Amazon boasts that the store has some 1.4 million books priced in Brazilian Reals. Most of those are in English though, the same books it sells everywhere.

There are some 13,000 books in Portuguese to choose from, the most in any digital book store Amazon claims.

The Kindle is also selling for R$299, or some $143, €110. That's the updated fourth generation Kindle without touch input, so it's twice as expensive as in the US, no big surprise.

"We are excited to launch this new Kindle Store for Brazilian customers, offering the most popular best-selling books from many great Brazilian authors, all priced in Reais," Alexandre Szapiro, VP of Kindle, Amazon.com.br, wrote.

"We’re also bringing our latest generation Kindle - the best-selling e-reader in the world - to Brazilian customers," he added.

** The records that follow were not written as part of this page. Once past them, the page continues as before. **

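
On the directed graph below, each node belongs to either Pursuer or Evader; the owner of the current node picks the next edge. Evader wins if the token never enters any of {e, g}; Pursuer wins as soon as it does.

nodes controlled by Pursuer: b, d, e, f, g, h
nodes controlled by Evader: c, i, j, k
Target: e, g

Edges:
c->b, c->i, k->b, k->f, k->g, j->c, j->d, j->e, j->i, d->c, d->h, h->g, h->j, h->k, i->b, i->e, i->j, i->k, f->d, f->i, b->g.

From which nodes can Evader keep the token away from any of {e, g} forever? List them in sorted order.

A0 = {e, g}
A1: add {b, h} — b (Pursuer) has b→g; h (Pursuer) has h→g.
A2: add {d} — d (Pursuer) has d→h.
A3: add {f} — f (Pursuer) has f→d.
A4: add {k} — k (Evader): all of {b, f, g} already in.
A5 = A4; e.g. c (Evader) can still go to i. Fixed point.
Pursuer's attractor = {b, d, e, f, g, h, k}; Evader avoids the target exactly from the complement.

c, i, j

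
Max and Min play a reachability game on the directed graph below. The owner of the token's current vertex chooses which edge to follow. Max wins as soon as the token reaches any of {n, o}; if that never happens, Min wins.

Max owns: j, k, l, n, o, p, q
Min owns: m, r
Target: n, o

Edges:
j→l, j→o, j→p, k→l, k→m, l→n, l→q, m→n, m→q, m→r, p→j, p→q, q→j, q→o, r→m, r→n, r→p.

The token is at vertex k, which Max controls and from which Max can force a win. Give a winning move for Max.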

Meanwhile, Google is quietly expanding the Play store in the country and it's no coincidence that it's at the same time as Amazon. Both companies are positioning themselves to make the most out of the holiday shopping season.

The Play Store now offers movie rentals alongside with books. The selection isn't that great, apparently, but it's a start. It shows that the Brazilian market is becoming increasingly interesting.

With 190 million people, more and more of them going online all the time, Brazil is one of the big developing internet markets and all the big web companies are keeping an eye on developments.